All commissions, fees, and other expenses (including brokerage
commissions and transfer taxes), other than fees and expenses of
the Subscription Agent and the information agent, incurred in
connection with the exercise of the Subscription Rights will be
for the account of the holder of the Subscription Rights, and
none of such commissions, fees, or expenses will be paid by the
Company or the Subscription Agent.
Enclosed are copies of the following documents:
| Prospectus; | |
| A Subscription Rights Election Form; | |
| Instructions For Use of Capital Bank Corporation Subscription Rights Election Form; | |
| A form of letter that you may send to your clients for whose accounts you hold shares of Common Stock registered in your name or the name of your nominee (including an accompanying Beneficial Owner Election Form); | |
| Nominee Holder Certification, which must be completed and submitted by you if you exercise the Subscription Rights; and | |
| A return envelope addressed to the Subscription Agent. |
Your prompt action is requested.
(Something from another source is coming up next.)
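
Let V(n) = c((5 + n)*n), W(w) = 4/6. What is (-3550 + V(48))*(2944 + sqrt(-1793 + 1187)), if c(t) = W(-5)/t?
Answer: -4985222032/477 - 13546799*I*sqrt(606)/3816 ≈ -1.0451e+7 - 87391.0*I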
To exercise the Subscription
Rights, you must deliver the properly completed and signed
Subscription Rights Election Form, together with the Nominee
Holder Certification and payment in full of the total
subscription amount that is required for all of the shares
subscribed for in the Rights Offering, to the Subscription Agent
as described further in the Prospectus. Do not send the
Subscription Rights Election Form, Nominee Holder Certification
or payment to the Company. The properly completed and signed
Subscription Rights Election Form and Nominee Holder
Certification, accompanied by full payment of the total
subscription amount, must be received by the Subscription Agent,
and your payment must clear, by no later than 5:00 p.m.,
Eastern Standard time, on the Expiration Date. Failure to
return the properly completed Subscription Rights Election Form
and Nominee Holder Certification with the correct payment will
result in your not being able to exercise the Subscription
Rights held in your name on behalf of yourself or other
beneficial owners. A Subscription Rights holder cannot
revoke the exercise of Subscription Rights (unless we are
required by law to permit revocation). Subscription Rights not
exercised before 5:00 p.m., Eastern Standard time, on the
Expiration Date will expire.
Additional copies of the enclosed materials may be obtained from
our information agent, Eagle Rock Proxy Advisors LLC, by calling
(908) 497-2340.
Very truly yours,
CAPITAL BANK CORPORATION
NOTHING CONTAINED IN THE PROSPECTUS OR IN ANY OF THE ENCLOSED
DOCUMENTS SHALL CONSTITUTE YOU OR ANY PERSON AS AN AGENT OF
CAPITAL BANK CORPORATION, THE SUBSCRIPTION AGENT, THE
INFORMATION AGENT, OR ANY OTHER PERSON MAKING OR DEEMED TO BE
MAKING OFFERS OF THE SECURITIES ISSUABLE UPON VALID EXERCISE OF
THE SUBSCRIPTION RIGHTS, OR AUTHORIZE YOU OR ANY OTHER PERSON TO
MAKE ANY STATEMENTS ON BEHALF OF ANY OF THEM WITH RESPECT TO THE
RIGHTS OFFERING EXCEPT FOR STATEMENTS MADE IN THE PROSPECTUS.